A legacy fallback that builds a small platform when no solid ground is found. Disabled by default.

Key Default Purpose
platformRadius -1 Radius of the emergency platform. -1 disables it (recommended).
platformDepth 1 Downward depth of the platform.
platformAirHeight 2 Air height ensured above the platform.
platformMaterial GLASS Block used when no solid block exists.
platformRestoreSeconds -1 Restore the footprint to its original blocks after this many seconds. -1 never restores; 0 restores when the chunk next loads. The countdown only advances while the chunk is loaded and survives restarts. (Bukkit/Paper/Folia only; Fabric does not build platforms.)

Block filters and token grammar

airBlocks (walkable space above the landing) and unsafeBlocks (rejected landing targets) accept a token grammar:

  • MATERIAL - plain material (e.g. LAVA). (All editions.)
  • (Pro) MATERIAL[prop=val,prop2=val2] - match only when block-state properties match (case-insensitive string equality).
  • (Pro) MATERIAL[prop>=n] - numeric block-state range comparison (>=, <=, >, <; n a whole number, e.g. LAVA[level<=3]).
  • (Pro) #namespace:tag - every material in a block tag (e.g. #minecraft:logs).
  • (Pro) #namespace:tag[prop=val] - tag members matching properties.
  • (Pro) *[prop=val] - any material matching properties (e.g. *[waterlogged=true]).

Notes:

  • Multiple predicates inside one [ ... ] combine with logical AND; two range bounds on one key form an interval (LAVA[level>=2,level<=5]).
  • A block whose property is absent or non-numeric is a miss (fail-open) - it is never rejected by a predicate it cannot satisfy.
  • Malformed tokens are dropped at load with a single startup WARNING, never silently ignored.

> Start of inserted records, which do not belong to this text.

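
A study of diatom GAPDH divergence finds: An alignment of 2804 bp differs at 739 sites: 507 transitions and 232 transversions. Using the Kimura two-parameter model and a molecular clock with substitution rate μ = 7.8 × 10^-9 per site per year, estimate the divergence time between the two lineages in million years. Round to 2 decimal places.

P = 507/2804 ≈ 0.180813 and Q = 232/2804 ≈ 0.082739.
Under the Kimura two-parameter model, d = −½ ln(1 − 2P − Q) − ¼ ln(1 − 2Q).
1 − 2P − Q = 0.555635, giving −½ ln(0.555635) = 0.293822.
1 − 2Q = 0.834522, giving −¼ ln(0.834522) = 0.045224.
d = 0.293822 + 0.045224 = 0.339046.
Under a molecular clock d = 2μt, so t = d/(2μ) = 0.339046 / (2 × 7.8 × 10^-9) = 21.73 million years.

21.73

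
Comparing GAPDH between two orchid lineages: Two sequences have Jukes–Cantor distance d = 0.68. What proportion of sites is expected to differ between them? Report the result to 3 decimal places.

0.447

p = (3/4)(1 − e^(−4d/3)) = 0.75 × (1 − e^(-0.906667)) = 0.75 × (1 − 0.403868) = 0.447099.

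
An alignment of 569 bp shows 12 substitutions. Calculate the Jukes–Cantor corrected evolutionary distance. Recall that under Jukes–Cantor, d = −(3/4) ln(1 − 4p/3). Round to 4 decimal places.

0.0214

p = 12/569 ≈ 0.02109.
d = −(3/4) ln(1 − 4p/3) = −0.75 ln(1 − 0.02812) = −0.75 ln(0.97188)
  = −0.75 × (-0.028523) = 0.021392 substitutions/site.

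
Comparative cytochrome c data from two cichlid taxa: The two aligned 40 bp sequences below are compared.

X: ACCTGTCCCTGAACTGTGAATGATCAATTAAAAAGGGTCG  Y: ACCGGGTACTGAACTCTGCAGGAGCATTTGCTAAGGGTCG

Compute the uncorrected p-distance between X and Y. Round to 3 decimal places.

0.300

The sequences differ at 12 of 40 positions.
p = 12/40 = 0.300.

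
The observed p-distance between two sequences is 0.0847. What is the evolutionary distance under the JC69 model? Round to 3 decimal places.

d = −(3/4) ln(1 − 4p/3) = −0.75 ln(1 − 0.112933) = −0.75 ln(0.887067)
  = −0.75 × (-0.119835) = 0.089876 substitutions/site.

0.090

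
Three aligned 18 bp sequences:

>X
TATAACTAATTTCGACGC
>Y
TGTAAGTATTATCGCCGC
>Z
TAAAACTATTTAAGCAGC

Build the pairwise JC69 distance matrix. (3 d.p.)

X–Y: 5/18 sites differ → p ≈ 0.277778, d = −0.75 ln(1 − 0.370371) = 0.346968 ≈ 0.347.
X–Z: 6/18 sites differ → p ≈ 0.333333, d = −0.75 ln(1 − 0.444444) = 0.440839 ≈ 0.441.
Y–Z: 7/18 sites differ → p ≈ 0.388889, d = −0.75 ln(1 − 0.518519) = 0.548166 ≈ 0.548.

d(X,Y) = 0.347, d(X,Z) = 0.441, d(Y,Z) = 0.548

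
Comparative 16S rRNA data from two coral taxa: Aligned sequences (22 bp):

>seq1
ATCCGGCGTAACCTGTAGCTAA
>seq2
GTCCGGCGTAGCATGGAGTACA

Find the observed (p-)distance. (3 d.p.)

The sequences differ at 7 of 22 positions (sites 1, 11, 13, 16, 19, 20, 21).
p = 7/22 = 0.318181… ≈ 0.318 (to 3 d.p.).

0.318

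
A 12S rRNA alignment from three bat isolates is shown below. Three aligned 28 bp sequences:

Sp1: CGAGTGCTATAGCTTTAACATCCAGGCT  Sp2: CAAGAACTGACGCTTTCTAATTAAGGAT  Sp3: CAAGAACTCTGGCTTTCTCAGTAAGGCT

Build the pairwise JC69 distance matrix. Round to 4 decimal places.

d(Sp1,Sp2) = 0.6355, d(Sp1,Sp3) = 0.4850, d(Sp2,Sp3) = 0.2524

Sp1–Sp2: 12/28 sites differ → p ≈ 0.428571, d = −0.75 ln(1 − 0.571428) = 0.635472 ≈ 0.6355.
Sp1–Sp3: 10/28 sites differ → p ≈ 0.357143, d = −0.75 ln(1 − 0.476191) = 0.484971 ≈ 0.4850.
Sp2–Sp3: 6/28 sites differ → p ≈ 0.214286, d = −0.75 ln(1 − 0.285715) = 0.252355 ≈ 0.2524.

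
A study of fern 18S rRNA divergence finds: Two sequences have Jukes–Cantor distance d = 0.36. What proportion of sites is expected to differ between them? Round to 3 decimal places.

p = (3/4)(1 − e^(−4d/3)) = 0.75 × (1 − e^(-0.48)) = 0.75 × (1 − 0.618783) = 0.285913.

0.286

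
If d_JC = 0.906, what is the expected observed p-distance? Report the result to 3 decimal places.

p = (3/4)(1 − e^(−4d/3)) = 0.75 × (1 − e^(-1.208)) = 0.75 × (1 − 0.298794) = 0.525905.

0.526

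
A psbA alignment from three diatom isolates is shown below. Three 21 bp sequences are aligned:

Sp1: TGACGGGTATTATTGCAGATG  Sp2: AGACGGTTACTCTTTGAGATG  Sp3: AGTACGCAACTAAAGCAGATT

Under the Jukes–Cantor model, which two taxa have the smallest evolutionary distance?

Sp1 and Sp2

Sp1–Sp2: 6/21 differ, p = 0.286, d = 0.360.
Sp1–Sp3: 10/21 differ, p = 0.476, d = 0.756.
Sp2–Sp3: 11/21 differ, p = 0.524, d = 0.899.
The smallest distance is between Sp1 and Sp2.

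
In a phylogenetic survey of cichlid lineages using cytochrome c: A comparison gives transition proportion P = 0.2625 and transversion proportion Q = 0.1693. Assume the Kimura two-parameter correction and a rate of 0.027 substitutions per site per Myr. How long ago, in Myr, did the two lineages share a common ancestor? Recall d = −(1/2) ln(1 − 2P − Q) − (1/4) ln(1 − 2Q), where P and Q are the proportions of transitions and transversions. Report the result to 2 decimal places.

12.89

Under the Kimura two-parameter model, d = −½ ln(1 − 2P − Q) − ¼ ln(1 − 2Q).
1 − 2P − Q = 0.3057, giving −½ ln(0.3057) = 0.592576.
1 − 2Q = 0.6614, giving −¼ ln(0.6614) = 0.103349.
d = 0.592576 + 0.103349 = 0.695925.
Under a molecular clock d = 2μt, so t = d/(2μ) = 0.695925 / (2 × 0.027) = 12.89 Myr.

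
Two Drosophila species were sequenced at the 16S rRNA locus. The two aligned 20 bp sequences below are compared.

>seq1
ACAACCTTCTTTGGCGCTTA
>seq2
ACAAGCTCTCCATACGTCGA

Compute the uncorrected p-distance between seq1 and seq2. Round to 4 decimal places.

0.5500

The sequences differ at 11 of 20 positions.
p = 11/20 = 0.5500.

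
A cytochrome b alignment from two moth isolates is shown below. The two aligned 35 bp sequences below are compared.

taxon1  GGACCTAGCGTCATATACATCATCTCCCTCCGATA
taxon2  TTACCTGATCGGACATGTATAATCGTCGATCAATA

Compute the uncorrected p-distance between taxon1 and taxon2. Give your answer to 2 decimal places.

The sequences differ at 18 of 35 positions.
p = 18/35 = 0.514285… ≈ 0.51 (to 2 d.p.).

0.51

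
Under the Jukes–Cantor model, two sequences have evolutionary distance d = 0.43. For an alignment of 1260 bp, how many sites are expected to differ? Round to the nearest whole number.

412

Invert JC69: p = (3/4)(1 − e^(−4d/3)) = 0.75 × (1 − e^(-0.573333)) = 0.75 × (1 − 0.563644) = 0.327267.
Expected differing sites = pL ≈ 0.327267 × 1260 = 412.35642 ≈ 412.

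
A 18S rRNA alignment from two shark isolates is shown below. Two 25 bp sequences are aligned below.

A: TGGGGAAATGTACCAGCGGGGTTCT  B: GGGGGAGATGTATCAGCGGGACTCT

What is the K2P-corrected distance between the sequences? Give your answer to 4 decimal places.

0.2440

Of 25 sites, 4 differences are transitions and 1 are transversions, so P = 4/25 = 0.16 and Q = 1/25 = 0.04.
Under the Kimura two-parameter model, d = −½ ln(1 − 2P − Q) − ¼ ln(1 − 2Q).
1 − 2P − Q = 0.64, giving −½ ln(0.64) = 0.223144.
1 − 2Q = 0.92, giving −¼ ln(0.92) = 0.020845.
d = 0.223144 + 0.020845 = 0.243989.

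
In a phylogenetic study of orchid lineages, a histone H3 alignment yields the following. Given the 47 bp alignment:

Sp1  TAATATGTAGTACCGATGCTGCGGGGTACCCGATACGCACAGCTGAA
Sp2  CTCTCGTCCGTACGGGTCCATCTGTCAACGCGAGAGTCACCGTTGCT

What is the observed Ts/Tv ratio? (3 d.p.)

Transitions are A↔G and C↔T; transversions are all other mismatches.
Transitions: 4. Transversions: 21.
R = 4/21 = 0.190476… ≈ 0.190 (to 3 d.p.).

0.190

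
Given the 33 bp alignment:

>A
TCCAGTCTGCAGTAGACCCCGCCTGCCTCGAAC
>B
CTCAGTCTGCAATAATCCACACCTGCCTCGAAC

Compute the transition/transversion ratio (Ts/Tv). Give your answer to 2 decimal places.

2.50

Transitions are A↔G and C↔T; transversions are all other mismatches.
Transitions: 5. Transversions: 2.
R = 5/2 = 2.50.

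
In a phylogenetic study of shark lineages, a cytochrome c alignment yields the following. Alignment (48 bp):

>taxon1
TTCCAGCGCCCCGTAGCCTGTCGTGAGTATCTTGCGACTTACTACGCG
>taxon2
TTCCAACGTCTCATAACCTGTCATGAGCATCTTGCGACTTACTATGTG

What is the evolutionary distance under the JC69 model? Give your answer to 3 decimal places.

0.216

The sequences differ at 9 of 48 sites (6, 9, 11, 13, 16, 23, 28, 45, 47), so p = 9/48 = 0.1875.
d = −(3/4) ln(1 − 4p/3) = −0.75 ln(1 − 0.25) = −0.75 ln(0.75)
  = −0.75 × (-0.287682) = 0.215762 substitutions/site.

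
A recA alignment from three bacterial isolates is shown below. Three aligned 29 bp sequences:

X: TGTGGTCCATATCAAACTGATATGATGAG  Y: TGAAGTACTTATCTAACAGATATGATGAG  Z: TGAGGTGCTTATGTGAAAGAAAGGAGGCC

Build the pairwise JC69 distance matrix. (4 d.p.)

X–Y: 6/29 sites differ → p ≈ 0.206897, d = −0.75 ln(1 − 0.275863) = 0.242081 ≈ 0.2421.
X–Z: 13/29 sites differ → p ≈ 0.448276, d = −0.75 ln(1 − 0.597701) = 0.682920 ≈ 0.6829.
Y–Z: 10/29 sites differ → p ≈ 0.344828, d = −0.75 ln(1 − 0.459771) = 0.461822 ≈ 0.4618.

d(X,Y) = 0.2421, d(X,Z) = 0.6829, d(Y,Z) = 0.4618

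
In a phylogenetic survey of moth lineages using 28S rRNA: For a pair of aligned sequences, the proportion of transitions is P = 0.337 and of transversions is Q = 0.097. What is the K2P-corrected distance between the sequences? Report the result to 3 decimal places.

Under the Kimura two-parameter model, d = −½ ln(1 − 2P − Q) − ¼ ln(1 − 2Q).
1 − 2P − Q = 0.229, giving −½ ln(0.229) = 0.737017.
1 − 2Q = 0.806, giving −¼ ln(0.806) = 0.053918.
d = 0.737017 + 0.053918 = 0.790935.

0.791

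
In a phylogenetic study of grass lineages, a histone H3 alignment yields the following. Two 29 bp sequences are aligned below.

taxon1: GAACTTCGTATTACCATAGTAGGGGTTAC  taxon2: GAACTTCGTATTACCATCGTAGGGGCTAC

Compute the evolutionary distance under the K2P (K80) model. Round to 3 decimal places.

Of 29 sites, 1 differences are transitions and 1 are transversions, so P = 1/29 ≈ 0.034483 and Q = 1/29 ≈ 0.034483.
Under the Kimura two-parameter model, d = −½ ln(1 − 2P − Q) − ¼ ln(1 − 2Q).
1 − 2P − Q = 0.896551, giving −½ ln(0.896551) = 0.054600.
1 − 2Q = 0.931034, giving −¼ ln(0.931034) = 0.017865.
d = 0.054600 + 0.017865 = 0.072465.

0.072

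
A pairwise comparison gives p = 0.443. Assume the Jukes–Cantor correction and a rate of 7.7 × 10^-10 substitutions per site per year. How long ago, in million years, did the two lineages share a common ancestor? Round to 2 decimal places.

d = −(3/4) ln(1 − 4p/3) = −0.75 ln(1 − 0.590667) = −0.75 ln(0.409333)
  = −0.75 × (-0.893226) = 0.669920 substitutions/site.
Under a molecular clock d = 2μt, so t = d/(2μ) = 0.669920 / (2 × 7.7 × 10^-10) = 435.01 million years.

435.01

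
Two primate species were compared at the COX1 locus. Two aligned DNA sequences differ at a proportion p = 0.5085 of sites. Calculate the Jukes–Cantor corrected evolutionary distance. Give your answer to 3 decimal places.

d = −(3/4) ln(1 − 4p/3) = −0.75 ln(1 − 0.678) = −0.75 ln(0.322)
  = −0.75 × (-1.133204) = 0.849903 substitutions/site.

0.850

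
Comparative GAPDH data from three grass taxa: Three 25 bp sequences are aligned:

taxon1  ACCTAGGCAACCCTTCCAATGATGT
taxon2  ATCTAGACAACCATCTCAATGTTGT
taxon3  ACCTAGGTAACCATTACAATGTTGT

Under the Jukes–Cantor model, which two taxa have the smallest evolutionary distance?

taxon1 and taxon3

taxon1–taxon2: 6/25 differ, p = 0.240, d = 0.289.
taxon1–taxon3: 4/25 differ, p = 0.160, d = 0.180.
taxon2–taxon3: 5/25 differ, p = 0.200, d = 0.233.
The smallest distance is between taxon1 and taxon3.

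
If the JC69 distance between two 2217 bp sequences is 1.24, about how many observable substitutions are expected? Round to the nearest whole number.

Invert JC69: p = (3/4)(1 − e^(−4d/3)) = 0.75 × (1 − e^(-1.653333)) = 0.75 × (1 − 0.191411) = 0.606442.
Expected differing sites = pL ≈ 0.606442 × 2217 = 1344.481914 ≈ 1344.

1344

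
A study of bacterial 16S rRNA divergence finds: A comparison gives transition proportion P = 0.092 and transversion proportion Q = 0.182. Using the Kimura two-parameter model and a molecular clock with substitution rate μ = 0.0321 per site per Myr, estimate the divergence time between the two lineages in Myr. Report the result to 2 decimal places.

5.31

Under the Kimura two-parameter model, d = −½ ln(1 − 2P − Q) − ¼ ln(1 − 2Q).
1 − 2P − Q = 0.634, giving −½ ln(0.634) = 0.227853.
1 − 2Q = 0.636, giving −¼ ln(0.636) = 0.113139.
d = 0.227853 + 0.113139 = 0.340992.
Under a molecular clock d = 2μt, so t = d/(2μ) = 0.340992 / (2 × 0.0321) = 5.31 Myr.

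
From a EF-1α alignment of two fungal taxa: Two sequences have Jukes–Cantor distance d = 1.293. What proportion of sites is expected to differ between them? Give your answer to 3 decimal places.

0.616

p = (3/4)(1 − e^(−4d/3)) = 0.75 × (1 − e^(-1.724)) = 0.75 × (1 − 0.178351) = 0.616237.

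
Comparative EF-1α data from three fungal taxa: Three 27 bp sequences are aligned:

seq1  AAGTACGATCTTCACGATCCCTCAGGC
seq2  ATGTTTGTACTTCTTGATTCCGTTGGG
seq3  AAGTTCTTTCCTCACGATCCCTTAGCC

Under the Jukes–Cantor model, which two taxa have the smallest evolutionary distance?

seq1 and seq3

seq1–seq2: 12/27 differ, p = 0.444, d = 0.673.
seq1–seq3: 6/27 differ, p = 0.222, d = 0.264.
seq2–seq3: 12/27 differ, p = 0.444, d = 0.673.
The smallest distance is between seq1 and seq3.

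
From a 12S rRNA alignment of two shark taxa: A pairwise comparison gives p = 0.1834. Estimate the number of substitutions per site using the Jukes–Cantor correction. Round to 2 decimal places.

d = −(3/4) ln(1 − 4p/3) = −0.75 ln(1 − 0.244533) = −0.75 ln(0.755467)
  = −0.75 × (-0.280419) = 0.210314 substitutions/site.

0.21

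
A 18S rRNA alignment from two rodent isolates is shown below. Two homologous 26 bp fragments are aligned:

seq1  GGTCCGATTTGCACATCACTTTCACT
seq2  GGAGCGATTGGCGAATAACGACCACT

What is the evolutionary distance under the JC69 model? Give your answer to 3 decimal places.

0.464

The sequences differ at 9 of 26 sites (3, 4, 10, 13, 14, 17, 20, 21, 22), so p = 9/26 ≈ 0.346154.
d = −(3/4) ln(1 − 4p/3) = −0.75 ln(1 − 0.461539) = −0.75 ln(0.538461)
  = −0.75 × (-0.619040) = 0.464280 substitutions/site.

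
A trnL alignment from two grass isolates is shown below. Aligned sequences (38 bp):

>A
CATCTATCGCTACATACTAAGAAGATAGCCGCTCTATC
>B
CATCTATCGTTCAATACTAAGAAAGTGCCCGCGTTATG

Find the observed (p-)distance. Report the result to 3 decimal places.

0.263

The sequences differ at 10 of 38 positions (sites 10, 12, 13, 24, 25, 27, 28, 33, 34, 38).
p = 10/38 = 0.263157… ≈ 0.263 (to 3 d.p.).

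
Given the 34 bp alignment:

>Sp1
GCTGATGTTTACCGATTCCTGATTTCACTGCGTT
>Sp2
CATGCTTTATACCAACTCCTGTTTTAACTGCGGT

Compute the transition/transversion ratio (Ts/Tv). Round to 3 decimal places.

Transitions are A↔G and C↔T; transversions are all other mismatches.
Transitions: 2. Transversions: 8.
R = 2/8 = 0.250.

0.250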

Edition note. Plain materials work in every edition. The tag (#...) and predicate ([...]) grammar ships only in the full (Pro) edition; the rtp-lite variant treats both lists as flat material allow/deny lists.

Defaults include AIR, #minecraft:flowers, #minecraft:leaves (air) and LAVA, WATER, *[waterlogged=true], CACTUS, #minecraft:logs (unsafe).

version is an internal config version - do not change it.